Quarterly net sales for U.S. refreshment beverages were up 6.8% to $2.2 billion, driven by net price realization of 7.5% and partly offset by a modest 0.7% decline in volume/mix. The performance reflected “manageable” elasticities, continued market share gains and the contribution from KDP’s sales and distribution partnership with Nutrabolt for C4 Energy.

Retail dollar consumption was up 3.9% and KDP grew market share in categories representing roughly 85% of its cold beverage retail sales base.

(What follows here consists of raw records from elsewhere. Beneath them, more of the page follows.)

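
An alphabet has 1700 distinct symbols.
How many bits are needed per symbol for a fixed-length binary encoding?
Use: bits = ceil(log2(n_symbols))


log2(1700) = 10.7313
Bracket: 2^10 = 1024 < 1700 <= 2^11 = 2048
So ceil(log2(1700)) = 11

bits = ceil(log2(1700)) = ceil(10.7313) = 11 bits


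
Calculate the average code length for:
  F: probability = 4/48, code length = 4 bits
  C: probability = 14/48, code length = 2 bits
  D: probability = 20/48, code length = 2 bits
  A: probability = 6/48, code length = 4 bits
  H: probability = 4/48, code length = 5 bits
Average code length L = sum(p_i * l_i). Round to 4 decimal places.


Weighted contributions p_i * l_i:
  F: (4/48) * 4 = 16/48
  C: (14/48) * 2 = 28/48
  D: (20/48) * 2 = 40/48
  A: (6/48) * 4 = 24/48
  H: (4/48) * 5 = 20/48
Sum = (16 + 28 + 40 + 24 + 20)/48 = 128/48

L = 128/48 = 2.6667 bits/symbol


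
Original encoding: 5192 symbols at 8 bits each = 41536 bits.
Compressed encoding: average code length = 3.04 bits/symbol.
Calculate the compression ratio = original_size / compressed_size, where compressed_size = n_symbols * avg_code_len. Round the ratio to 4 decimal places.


original_size = n_symbols * orig_bits = 5192 * 8 = 41536 bits
compressed_size = n_symbols * avg_code_len = 5192 * 3.04 = 15783.68 bits
ratio = original_size / compressed_size = 41536 / 15783.68 = 2.6316

Compression ratio = 2.6316


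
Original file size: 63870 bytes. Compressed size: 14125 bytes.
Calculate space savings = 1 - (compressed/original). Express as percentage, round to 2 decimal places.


ratio = compressed/original = 14125/63870 = 0.221152
savings = 1 - ratio = 1 - 0.221152 = 0.778848
as a percentage: 0.778848 * 100 = 77.88%

Space savings = 1 - 14125/63870 = 77.88%


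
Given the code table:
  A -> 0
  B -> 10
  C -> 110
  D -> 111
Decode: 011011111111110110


Decoding:
0 -> A
110 -> C
111 -> D
111 -> D
111 -> D
10 -> B
110 -> C


Result: ACDDDBC


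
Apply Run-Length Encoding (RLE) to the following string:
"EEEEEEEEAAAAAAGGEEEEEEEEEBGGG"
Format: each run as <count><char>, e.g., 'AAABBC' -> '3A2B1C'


Scanning runs left to right:
  i=0: run of 'E' x 8 -> '8E'
  i=8: run of 'A' x 6 -> '6A'
  i=14: run of 'G' x 2 -> '2G'
  i=16: run of 'E' x 9 -> '9E'
  i=25: run of 'B' x 1 -> '1B'
  i=26: run of 'G' x 3 -> '3G'

RLE = 8E6A2G9E1B3G


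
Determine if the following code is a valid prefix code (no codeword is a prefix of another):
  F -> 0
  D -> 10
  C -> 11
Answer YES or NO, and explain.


Checking each pair (does one codeword prefix another?):
  F='0' vs D='10': no prefix
  F='0' vs C='11': no prefix
  D='10' vs F='0': no prefix
  D='10' vs C='11': no prefix
  C='11' vs F='0': no prefix
  C='11' vs D='10': no prefix
No violation found over all pairs.

YES -- this is a valid prefix code. No codeword is a prefix of any other codeword.


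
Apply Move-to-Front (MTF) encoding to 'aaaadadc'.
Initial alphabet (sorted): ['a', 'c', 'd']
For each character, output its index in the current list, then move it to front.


MTF encoding:
'a': index 0 in ['a', 'c', 'd'] -> ['a', 'c', 'd']
'a': index 0 in ['a', 'c', 'd'] -> ['a', 'c', 'd']
'a': index 0 in ['a', 'c', 'd'] -> ['a', 'c', 'd']
'a': index 0 in ['a', 'c', 'd'] -> ['a', 'c', 'd']
'd': index 2 in ['a', 'c', 'd'] -> ['d', 'a', 'c']
'a': index 1 in ['d', 'a', 'c'] -> ['a', 'd', 'c']
'd': index 1 in ['a', 'd', 'c'] -> ['d', 'a', 'c']
'c': index 2 in ['d', 'a', 'c'] -> ['c', 'd', 'a']


Output: [0, 0, 0, 0, 2, 1, 1, 2]


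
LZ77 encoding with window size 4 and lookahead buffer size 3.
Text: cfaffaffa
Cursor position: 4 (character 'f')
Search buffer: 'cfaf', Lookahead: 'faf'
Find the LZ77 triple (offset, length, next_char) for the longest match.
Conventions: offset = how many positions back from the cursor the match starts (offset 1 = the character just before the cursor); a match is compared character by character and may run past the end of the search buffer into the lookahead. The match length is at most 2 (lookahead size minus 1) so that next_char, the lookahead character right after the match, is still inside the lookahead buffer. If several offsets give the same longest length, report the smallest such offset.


Try each offset into the search buffer:
  offset=1 (pos 3, char 'f'): match length 1
  offset=2 (pos 2, char 'a'): match length 0
  offset=3 (pos 1, char 'f'): match length 2
  offset=4 (pos 0, char 'c'): match length 0
Longest match has length 2 at offset 3.
next_char = character at position 4 + 2 = 6 -> 'f'

Best match: offset=3, length=2 (matching 'fa' starting at position 1)
LZ77 triple: (3, 2, 'f')


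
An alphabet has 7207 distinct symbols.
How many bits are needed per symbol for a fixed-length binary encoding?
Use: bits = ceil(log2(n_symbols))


log2(7207) = 12.8152
Bracket: 2^12 = 4096 < 7207 <= 2^13 = 8192
So ceil(log2(7207)) = 13

bits = ceil(log2(7207)) = ceil(12.8152) = 13 bits


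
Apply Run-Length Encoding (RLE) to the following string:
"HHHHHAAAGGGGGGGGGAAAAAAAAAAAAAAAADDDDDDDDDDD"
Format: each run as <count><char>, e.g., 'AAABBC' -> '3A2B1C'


Scanning runs left to right:
  i=0: run of 'H' x 5 -> '5H'
  i=5: run of 'A' x 3 -> '3A'
  i=8: run of 'G' x 9 -> '9G'
  i=17: run of 'A' x 16 -> '16A'
  i=33: run of 'D' x 11 -> '11D'

RLE = 5H3A9G16A11D


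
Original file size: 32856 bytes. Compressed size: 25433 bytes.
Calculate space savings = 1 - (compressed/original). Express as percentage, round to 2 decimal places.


ratio = compressed/original = 25433/32856 = 0.774075
savings = 1 - ratio = 1 - 0.774075 = 0.225925
as a percentage: 0.225925 * 100 = 22.59%

Space savings = 1 - 25433/32856 = 22.59%


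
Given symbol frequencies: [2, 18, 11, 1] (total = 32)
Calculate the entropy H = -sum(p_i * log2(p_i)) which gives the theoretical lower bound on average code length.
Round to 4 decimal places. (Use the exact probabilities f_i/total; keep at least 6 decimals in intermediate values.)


Per-symbol terms -p_i * log2(p_i) with p_i = f_i/32:
  p = 2/32 = 0.062500: log2(p) = -4.000000, -p*log2(p) = 0.250000
  p = 18/32 = 0.562500: log2(p) = -0.830075, -p*log2(p) = 0.466917
  p = 11/32 = 0.343750: log2(p) = -1.540568, -p*log2(p) = 0.529570
  p = 1/32 = 0.031250: log2(p) = -5.000000, -p*log2(p) = 0.156250
H = 0.250000 + 0.466917 + 0.529570 + 0.156250 = 1.402737

H = 1.4027 bits/symbol


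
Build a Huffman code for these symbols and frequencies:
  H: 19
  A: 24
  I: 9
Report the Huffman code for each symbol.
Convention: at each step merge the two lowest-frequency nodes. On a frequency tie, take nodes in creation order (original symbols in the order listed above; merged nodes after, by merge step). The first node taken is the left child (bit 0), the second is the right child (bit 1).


Huffman tree construction:
Step 1: Merge I(9) + H(19) = 28
Step 2: Merge A(24) + (I+H)(28) = 52
Read each symbol's code off the tree from the root (left child = 0, right child = 1).

Codes:
  H: 11 (length 2)
  A: 0 (length 1)
  I: 10 (length 2)
Average code length: 80/52 = 1.5385 bits/symbol


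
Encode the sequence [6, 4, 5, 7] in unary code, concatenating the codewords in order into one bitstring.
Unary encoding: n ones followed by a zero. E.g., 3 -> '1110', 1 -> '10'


Encode each number as n ones followed by a terminating 0:
  6 -> 1111110 (7 bits)
  4 -> 11110 (5 bits)
  5 -> 111110 (6 bits)
  7 -> 11111110 (8 bits)
Total length = 7 + 5 + 6 + 8 = 26 bits.

Unary([6, 4, 5, 7]) = 11111101111011111011111110 (26 bits)


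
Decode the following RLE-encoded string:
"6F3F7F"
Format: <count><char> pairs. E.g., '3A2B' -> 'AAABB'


Expanding each <count><char> pair:
  6F -> 'FFFFFF'
  3F -> 'FFF'
  7F -> 'FFFFFFF'

Decoded = FFFFFFFFFFFFFFFF


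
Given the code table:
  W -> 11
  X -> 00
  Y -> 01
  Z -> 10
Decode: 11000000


Decoding:
11 -> W
00 -> X
00 -> X
00 -> X


Result: WXXX


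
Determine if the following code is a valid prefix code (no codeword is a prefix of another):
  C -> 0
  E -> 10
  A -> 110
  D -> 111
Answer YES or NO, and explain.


Checking each pair (does one codeword prefix another?):
  C='0' vs E='10': no prefix
  C='0' vs A='110': no prefix
  C='0' vs D='111': no prefix
  E='10' vs C='0': no prefix
  E='10' vs A='110': no prefix
  E='10' vs D='111': no prefix
  A='110' vs C='0': no prefix
  A='110' vs E='10': no prefix
  A='110' vs D='111': no prefix
  D='111' vs C='0': no prefix
  D='111' vs E='10': no prefix
  D='111' vs A='110': no prefix
No violation found over all pairs.

YES -- this is a valid prefix code. No codeword is a prefix of any other codeword.


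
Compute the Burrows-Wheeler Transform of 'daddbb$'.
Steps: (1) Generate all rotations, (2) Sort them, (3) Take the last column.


Rotations (sorted):
  0: $daddbb -> last char: b
  1: addbb$d -> last char: d
  2: b$daddb -> last char: b
  3: bb$dadd -> last char: d
  4: daddbb$ -> last char: $
  5: dbb$dad -> last char: d
  6: ddbb$da -> last char: a


BWT = bdbd$da


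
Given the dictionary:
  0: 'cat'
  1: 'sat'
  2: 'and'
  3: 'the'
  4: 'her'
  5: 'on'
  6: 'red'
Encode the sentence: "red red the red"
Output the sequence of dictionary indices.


Look up each word in the dictionary:
  'red' -> 6
  'red' -> 6
  'the' -> 3
  'red' -> 6

Encoded: [6, 6, 3, 6]


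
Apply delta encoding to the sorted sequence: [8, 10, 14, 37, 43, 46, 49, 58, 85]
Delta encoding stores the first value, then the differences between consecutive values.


First value: 8
Deltas:
  10 - 8 = 2
  14 - 10 = 4
  37 - 14 = 23
  43 - 37 = 6
  46 - 43 = 3
  49 - 46 = 3
  58 - 49 = 9
  85 - 58 = 27


Delta encoded: [8, 2, 4, 23, 6, 3, 3, 9, 27]


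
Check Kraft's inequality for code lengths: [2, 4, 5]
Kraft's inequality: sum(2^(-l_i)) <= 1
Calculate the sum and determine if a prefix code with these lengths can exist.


Sum = 2^(-2) + 2^(-4) + 2^(-5)
    = 0.25 + 0.0625 + 0.03125
    = 11/32 = 0.34375
Since 0.34375 <= 1, Kraft's inequality IS satisfied.
A prefix code with these lengths CAN exist.

Kraft sum = 0.34375. Satisfied.


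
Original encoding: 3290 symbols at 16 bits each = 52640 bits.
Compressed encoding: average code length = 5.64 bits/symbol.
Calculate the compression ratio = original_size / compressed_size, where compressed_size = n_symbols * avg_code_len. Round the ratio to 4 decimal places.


original_size = n_symbols * orig_bits = 3290 * 16 = 52640 bits
compressed_size = n_symbols * avg_code_len = 3290 * 5.64 = 18555.6 bits
ratio = original_size / compressed_size = 52640 / 18555.6 = 2.8369

Compression ratio = 2.8369


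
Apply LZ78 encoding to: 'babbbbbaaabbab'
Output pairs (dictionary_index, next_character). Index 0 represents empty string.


LZ78 encoding steps:
Dictionary: {0: ''}
Step 1: w='' (idx 0), next='b' -> output (0, 'b'), add 'b' as idx 1
Step 2: w='' (idx 0), next='a' -> output (0, 'a'), add 'a' as idx 2
Step 3: w='b' (idx 1), next='b' -> output (1, 'b'), add 'bb' as idx 3
Step 4: w='bb' (idx 3), next='b' -> output (3, 'b'), add 'bbb' as idx 4
Step 5: w='a' (idx 2), next='a' -> output (2, 'a'), add 'aa' as idx 5
Step 6: w='a' (idx 2), next='b' -> output (2, 'b'), add 'ab' as idx 6
Step 7: w='b' (idx 1), next='a' -> output (1, 'a'), add 'ba' as idx 7
Step 8: w='b' (idx 1), end of input -> output (1, '')


Encoded: [(0, 'b'), (0, 'a'), (1, 'b'), (3, 'b'), (2, 'a'), (2, 'b'), (1, 'a'), (1, '')]


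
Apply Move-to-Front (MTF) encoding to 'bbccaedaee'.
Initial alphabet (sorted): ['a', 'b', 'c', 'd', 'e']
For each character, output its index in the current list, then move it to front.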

According to the company, brands like Dr Pepper, Evian and Hawaiian Punch lead the pack in terms of dollar sales growth, as did independent brands with which KDP is aligned for distribution partnerships such as Vita Coco, Polar, and C4. In the near future, KDP expects to start seeing benefits from its latest long-term partnership deal with Grupo PiSA, distributing Electrolit.

During today’s earnings call with investors, Gamgort said establishing relationships with partner brands creates deals that are “win-win” in the long term.

“Our longest partner is Vita Coco and the fact that they continue to grow has created a great sense of attraction for other brands who are outside of the system trying to get in,” he said. “We think the hallmark is that we’re able to leverage the strength of the business improvement that we can offer partners to construct deals that are highly attractive to us and very capital efficient.”

Meanwhile, the company’s U.S. dry coffee business limited overall quarterly growth, with net sales dropping 9.9% to $1.2 billion and K-Cup pod revenue falling 6.9% as shipments declined 2.7%. Gamgort told investors KDP will work to rebuild the coffee segment with “high-quality brand and ecosystem-building activities” to drive incremental household penetration while also “emphasizing affordability through revenue growth management initiatives” like engineering brewers to hit important entry price points.

The company is slated to preview a pipeline of “disruptive innovations” in Keurig Brewers at the Inspired Home Show next month. Additionally, KDP will continue focusing on its “super-premium” tier of pods, which grew in Q4 with the introduction of La Colombe-licensed pods.

“With more than 50 million coffee drinking households in the U.S. yet to convert to single serve, there is a significant runway to steadily grow penetration,” Gamgort told investors.

Elsewhere, International net sales for KDP grew 11.5% in Q4 to $495 million, led by strong trends across its cold beverages portfolio including Peñafiel and Clamato in Latin America and Canada Dry and Dr. Pepper CSDs in Canada.

Looking ahead to FY 2024, the company expects constant currency net sales growth in a mid-single-digit range and adjusted diluted EPS growth in a high-single-digit range.